The Water Behind the Veil and The Juggle of Life

Picture a street performer juggling two plates; one plate goes up, the other down.  Something about the juggler’s ability to keep them in the air, to defy the boundaries of gravity and human movement, has fascinated people since ancient times.  Maybe the mystery of juggling reminds us of the mystery of the movement from day to night or the changing of the seasons.  Whatever it is, this juggling of opposites pervades our religions, our philosophies, and our sciences.  Heaven and earth, good and evil, mind and body–we divide everything into two, and we spend much of our lives learning how to balance these opposites.  Even as babies, we must learn that the outside world is not the same as our bodies.  

Achieving this balance is a lifelong journey, and the Tarot offers a guide for that journey.  The twos of the Major Arcana give us the direction; the twos of the Minor Arcana give us the vehicle.  The High Priestess, the second card of the Major Arcana, shows dualistic thought emerging from its source in the unconscious.  She shows us the inner source of all our desires, a glimpse beyond dualism to the unity of mind in the water behind her veil.  Yet even to grasp the undivided life of the unconscious, we must begin to divide: the veil divides the High Priestess from the water behind her; foreground is divided from background.  She shows the path to oneness, but the path itself can only be expressed by a division.  

The suit cards deal with this division.  The Two of Cups gives us the union of male and female.  The man, embodying the active principle of life, steps forward and reaches out to the woman, who embodies the passive principle.  This stepping forward is the attempt to overcome through love the separateness that characterizes all human life–the attempt to know that we are not alone in the world, that there is another heart out there that understands us completely.  
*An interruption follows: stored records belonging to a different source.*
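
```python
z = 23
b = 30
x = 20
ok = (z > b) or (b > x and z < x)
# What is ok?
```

Answer: False

Derivation:
Trace (tracking ok):
z = 23  # -> z = 23
b = 30  # -> b = 30
x = 20  # -> x = 20
ok = z > b or (b > x and z < x)  # -> ok = False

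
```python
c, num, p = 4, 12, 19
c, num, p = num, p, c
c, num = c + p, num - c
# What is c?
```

Trace (tracking c):
c, num, p = (4, 12, 19)  # -> c = 4, num = 12, p = 19
c, num, p = (num, p, c)  # -> c = 12, num = 19, p = 4
c, num = (c + p, num - c)  # -> c = 16, num = 7

Answer: 16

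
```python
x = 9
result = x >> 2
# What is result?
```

Answer: 2

Derivation:
Trace (tracking result):
x = 9  # -> x = 9
result = x >> 2  # -> result = 2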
The Two of Swords shows a much different attitude.  On a gray stone bench, similar to the High Priestess’ own, sits another woman who is not as calm.  Like the High Priestess, this woman has water behind her, but threatening rocks break the surface.  She is blind to the water, blindfolded to all around her; she holds two swords crossed over her chest, and her arms must be growing weary.  For this woman, the water of the unconscious is troubled, and no veil softens its storms.  Sometimes, the unconscious is too close to the surface, and this woman’s defensiveness can seem like the only solution.  But she does not look comfortable, and her arms will not hold out forever.  
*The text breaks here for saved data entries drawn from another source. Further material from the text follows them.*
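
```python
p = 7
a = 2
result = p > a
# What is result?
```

Answer: True

Derivation:
Trace (tracking result):
p = 7  # -> p = 7
a = 2  # -> a = 2
result = p > a  # -> result = True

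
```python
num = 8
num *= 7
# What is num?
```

Answer: 56

Derivation:
Trace (tracking num):
num = 8  # -> num = 8
num *= 7  # -> num = 56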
From the seated figure of the Two of Swords, we move to the seated figure of Justice.  Justice is card 11 of the Major Arcana, and the two ones of 11 add up to two.  Unlike the woman in the Two of Swords, she has no blindfold and she sees the truth clearly.  Her sword is drawn, but so are her scales, and with these she regains the balance that seemed so precarious in the Two of Swords.  With Justice as with the High Priestess, the veil is drawn between two columns, but with Justice no water lies behind the veil.  This card brings us from the pure unconscious energy of the High Priestess, through the attempt to merge conscious and unconscious in the Two of Cups, through the near breakdown of consciousness in the Two of Swords, to the full power of the conscious mind.  Justice is virtue pursued with reason, and this power of understanding and accepting the moral consequences of our actions is what makes us fully human.

From Justice we return to the Minor Arcana.  The Two of Wands has achieved the humanity signaled by Justice.  A man in maturity stands atop a castle, overlooking a village and the sea.  He hold a small world in his hands.  He has channeled and contained the creativity of the wands and the power of water, and he has much to show for it.  He has balanced the opposing forces in his life; his world has harmony between land and sea, society and nature.
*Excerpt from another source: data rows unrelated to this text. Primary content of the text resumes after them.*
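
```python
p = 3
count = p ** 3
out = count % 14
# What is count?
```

Answer: 27

Derivation:
Trace (tracking count):
p = 3  # -> p = 3
count = p ** 3  # -> count = 27
out = count % 14  # -> out = 13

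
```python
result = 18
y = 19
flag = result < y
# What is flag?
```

Answer: True

Derivation:
Trace (tracking flag):
result = 18  # -> result = 18
y = 19  # -> y = 19
flag = result < y  # -> flag = True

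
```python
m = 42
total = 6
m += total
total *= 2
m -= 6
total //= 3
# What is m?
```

Trace (tracking m):
m = 42  # -> m = 42
total = 6  # -> total = 6
m += total  # -> m = 48
total *= 2  # -> total = 12
m -= 6  # -> m = 42
total //= 3  # -> total = 4

Answer: 42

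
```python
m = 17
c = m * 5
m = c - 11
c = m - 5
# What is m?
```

Answer: 74

Derivation:
Trace (tracking m):
m = 17  # -> m = 17
c = m * 5  # -> c = 85
m = c - 11  # -> m = 74
c = m - 5  # -> c = 69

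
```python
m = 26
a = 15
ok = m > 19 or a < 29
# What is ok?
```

Answer: True

Derivation:
Trace (tracking ok):
m = 26  # -> m = 26
a = 15  # -> a = 15
ok = m > 19 or a < 29  # -> ok = True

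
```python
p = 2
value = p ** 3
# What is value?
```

Answer: 8

Derivation:
Trace (tracking value):
p = 2  # -> p = 2
value = p ** 3  # -> value = 8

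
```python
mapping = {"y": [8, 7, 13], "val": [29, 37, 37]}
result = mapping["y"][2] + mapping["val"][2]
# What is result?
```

Trace (tracking result):
mapping = {'y': [8, 7, 13], 'val': [29, 37, 37]}  # -> mapping = {'y': [8, 7, 13], 'val': [29, 37, 37]}
result = mapping['y'][2] + mapping['val'][2]  # -> result = 50

Answer: 50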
Rachel Pollack has suggested that this man in the castle may be too accomplished1; with such perfect balance, what is there left to do?  Here we return to our juggler, the man of the Two of Pentacles.  For no matter how high we rise in the world, we should never lose our sense of fun; also, we can never forget that the street performer juggling for coins is as human and needed as the leader in his castle.  The juggler gives back some of the conscious control of the Two of Wands; in return he receives the beauty of dance and play, because true harmony needs an element of chaos to balance control.  The rolling waves behind him, their unconscious power, remind us that the world, though so small in the hands of the man in the castle, is bigger than us all.  

The final call of the twos of the Tarot comes in the Judgement card, number 20, two multiplied by ten; this is the call from our original home to regain that oneness we left behind the veil of the High Priestess, the call to rise up and rejoin each other in a realm outside time.  We cannot wait for this Judgement to come, however, because it is already here; that possibility to overcome suffering and discover joy exists in every second if we are aware of it.  It is the reason the juggler never drops his plates, the day never loses its night, and the kitten never loses her purr.  That home is always with us; we have only to listen to its call.

1. Pollack, Rachel.  Seventy-Eight Degrees of Wisdom.  San Francisco:  Red Wheel/Weiser, LLC, 2007, p. 181.